Examining higher education funding per $1,000 of personal income in the state allows for a comparison of a state’s funding given the relative income of its residents. New Hampshire again falls at the bottom of this ranking, providing only $1.56 per $1,000 of income in fiscal year 2019. The next lowest states were Pennsylvania with $2.50, and Vermont with $2.86 per $1,000 of personal income. In another key metric, New Hampshire again is awarded the bottom rank when considering the portion of tax revenue allocated to public higher education funding. New Hampshire was the only state to allocate less than 2 percent of tax revenues to public higher education. The next lowest states were Vermont at 2.5 percent and Pennsylvania at 2.7 percent of tax revenues allocated to public higher education funding. All but eight states allocate at least 4 percent or more of tax revenues to public higher education, with some states allocating over 10 percent.
The consequences of New Hampshire’s low levels of investment in public higher education come in short- and long-term forms. More of the costs of public higher education have been shifted to students in the Granite State, which may lead to high school graduates seeking cost-competitive higher education opportunities in other states. Higher costs of attendance disproportionality discourage students from families with lower incomes from pursuing higher education. Additionally, the most recent data on the migration patterns of high school students seeking a four-year degree suggests New Hampshire is losing a disproportionate share of its students to other states. New Hampshire is, and has been since 2012, the largest relative exporter of high school students in the nation; over 61 percent of the Granite State’s high school graduates, who are heading to college, leave New Hampshire to pursue a four-year degree. Of the total number of first-year students enrolled in four-year colleges and universities in the Granite State, only 38 percent were New Hampshire residents, compared to about 73 percent of students nationally who pursue a four-year degree at a school in their home state. States with smaller geographic areas may be higher exporters of degree-seeking high school graduates, as a student may not need to travel as far to attend a school in another state as in states with larger geographic areas. However, New Hampshire is the only state where over 60 percent of degree-seeking students leave, more than double the national average.
The primary long-term risk associated with students leaving the state to pursue a four-year degree elsewhere is that they may choose not to return to New Hampshire. As the average age of Granite Staters is expected to continue to climb, in-migration of younger adults and families is key for New Hampshire’s population growth and economic expansion. Estimates from New Hampshire Employment Security show that in the short term, through 2020, increases in the amount of jobs in New Hampshire requiring at least a bachelor’s degree.
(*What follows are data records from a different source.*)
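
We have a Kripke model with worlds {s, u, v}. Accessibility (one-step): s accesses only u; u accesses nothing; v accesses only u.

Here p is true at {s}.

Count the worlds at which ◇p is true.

0

s: successors {u}; p there: u:F. ✗
u: no successors, so ◇p fails. ✗
v: successors {u}; p there: u:F. ✗
Satisfying worlds: ∅.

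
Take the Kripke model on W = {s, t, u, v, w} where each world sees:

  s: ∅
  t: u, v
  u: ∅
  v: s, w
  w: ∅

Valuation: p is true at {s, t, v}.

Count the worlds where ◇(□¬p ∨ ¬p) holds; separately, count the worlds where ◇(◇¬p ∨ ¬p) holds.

For ◇(□¬p ∨ ¬p):
s: no successors, so ◇(□¬p ∨ ¬p) fails. ✗
t: successors {u, v}; □¬p ∨ ¬p there: u:T, v:F. ✓
u: no successors, so ◇(□¬p ∨ ¬p) fails. ✗
v: successors {s, w}; □¬p ∨ ¬p there: s:T, w:T. ✓
w: no successors, so ◇(□¬p ∨ ¬p) fails. ✗
— 2 worlds.
For ◇(◇¬p ∨ ¬p):
s: no successors, so ◇(◇¬p ∨ ¬p) fails. ✗
t: successors {u, v}; ◇¬p ∨ ¬p there: u:T, v:T. ✓
u: no successors, so ◇(◇¬p ∨ ¬p) fails. ✗
v: successors {s, w}; ◇¬p ∨ ¬p there: s:F, w:T. ✓
w: no successors, so ◇(◇¬p ∨ ¬p) fails. ✗
— 2 worlds.

2 and 2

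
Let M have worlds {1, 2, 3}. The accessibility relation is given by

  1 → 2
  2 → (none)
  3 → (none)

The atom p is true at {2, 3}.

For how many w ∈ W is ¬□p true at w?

0

1: □p is T. ✗
2: □p is T. ✗
3: □p is T. ✗
Satisfying worlds: ∅.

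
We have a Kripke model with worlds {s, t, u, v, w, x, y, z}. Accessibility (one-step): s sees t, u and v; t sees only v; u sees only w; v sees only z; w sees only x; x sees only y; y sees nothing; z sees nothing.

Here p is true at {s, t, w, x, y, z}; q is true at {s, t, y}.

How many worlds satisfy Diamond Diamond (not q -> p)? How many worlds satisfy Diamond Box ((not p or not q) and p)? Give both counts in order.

For Diamond Diamond (not q -> p):
s: successors {t, u, v}; Diamond (not q -> p) there: t:F, u:T, v:T. ✓
t: successors {v}; Diamond (not q -> p) there: v:T. ✓
u: successors {w}; Diamond (not q -> p) there: w:T. ✓
v: successors {z}; Diamond (not q -> p) there: z:F. ✗
w: successors {x}; Diamond (not q -> p) there: x:T. ✓
x: successors {y}; Diamond (not q -> p) there: y:F. ✗
y: no successors, so Diamond Diamond (not q -> p) fails. ✗
z: no successors, so Diamond Diamond (not q -> p) fails. ✗
— 4 worlds.
For Diamond Box ((not p or not q) and p):
s: successors {t, u, v}; Box ((not p or not q) and p) there: t:F, u:T, v:T. ✓
t: successors {v}; Box ((not p or not q) and p) there: v:T. ✓
u: successors {w}; Box ((not p or not q) and p) there: w:T. ✓
v: successors {z}; Box ((not p or not q) and p) there: z:T. ✓
w: successors {x}; Box ((not p or not q) and p) there: x:F. ✗
x: successors {y}; Box ((not p or not q) and p) there: y:T. ✓
y: no successors, so Diamond Box ((not p or not q) and p) fails. ✗
z: no successors, so Diamond Box ((not p or not q) and p) fails. ✗
— 5 worlds.

4 and 5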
Over the last decade, the changing rate of public funding for higher education in New Hampshire has placed more financial burdens onto students. This diminishes the incentive for Granite Staters to pursue a degree in their home state. However, there are modest increases in funding to the University System of New Hampshire and the Community College System of New Hampshire for SFYs 2020 and 2021. For SFY 2020, a funding increase of $4.5 million for the University System of New Hampshire, followed by an additional $3.0 million increase in SFY 2021, has allowed in-state undergraduate tuition to be frozen for 2020-2021 academic year. These increases in State appropriations are a vital step in restoring and improving funding of public higher education in New Hampshire, while investing in the future well-being of the state.